Professor Warren is leader in the tax field, he is current advising State revenue agencies on the tax gap and has had significant involvement in consulting for government agencies and committees.

“The issue with land is trying to pin down who’s got what,” he said. 

“With good land tax design, you have to start with the data and then build up – things like ownership, area and value… are fundamental.” 

Michael Warlters from the NSW Treasury posed the question: why tax land? “If you tax something discretionary you can change that behaviour,” he said. 

“If you tax land, you can’t escape that land tax.” 

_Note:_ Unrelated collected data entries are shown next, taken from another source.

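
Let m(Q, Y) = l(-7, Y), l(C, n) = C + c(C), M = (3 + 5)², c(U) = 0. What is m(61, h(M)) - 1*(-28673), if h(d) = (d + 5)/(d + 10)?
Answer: 28666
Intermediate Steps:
M = 64 (M = 8² = 64)
h(d) = (5 + d)/(10 + d)
l(C, n) = C (l(C, n) = C + 0 = C)
m(Q, Y) = -7
m(61, h(M)) - 1*(-28673) = -7 - 1*(-28673) = -7 + 28673 = 28666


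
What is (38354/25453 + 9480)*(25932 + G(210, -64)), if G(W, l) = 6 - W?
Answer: 6209010124032/25453 ≈ 2.4394e+8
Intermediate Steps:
(38354/25453 + 9480)*(25932 + G(210, -64)) = (38354/25453 + 9480)*(25932 + (6 - 1*210)) = (38354*(1/25453) + 9480)*(25932 + (6 - 210)) = (38354/25453 + 9480)*(25932 - 204) = (241332794/25453)*25728 = 6209010124032/25453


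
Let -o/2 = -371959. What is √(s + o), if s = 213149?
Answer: √957067 ≈ 978.30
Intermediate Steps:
o = 743918 (o = -2*(-371959) = 743918)
√(s + o) = √(213149 + 743918) = √957067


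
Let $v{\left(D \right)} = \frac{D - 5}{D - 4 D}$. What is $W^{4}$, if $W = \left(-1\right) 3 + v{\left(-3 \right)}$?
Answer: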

 Outrageous plenary session: Is tax reform that hard? 

The day concluded with a plenary session discussing tax reform and how to implement outrageous ideas. 

Panellists proposed that tax reform could be simple but needed to remove politics from the process. 

“Tax reform is particularly hard in Australia because we’ve got the three-year term of office and because we have an obstructionist upper chamber,” Professor Chris Evans said. 

“Tax is politics with a dollar sign in front, so my outrageous idea would be to remove the politics. We do it with monetary policy… why can’t we begin to think about doing the same for fiscal policy?

“Make fiscal policy so far as we can independent of government and let the government… set the parameters and objectives of tax reform.” 

One panellist concluded we have the tax system we want and deserve – an “outrageous” idea which echoed some of the sentiment of the day.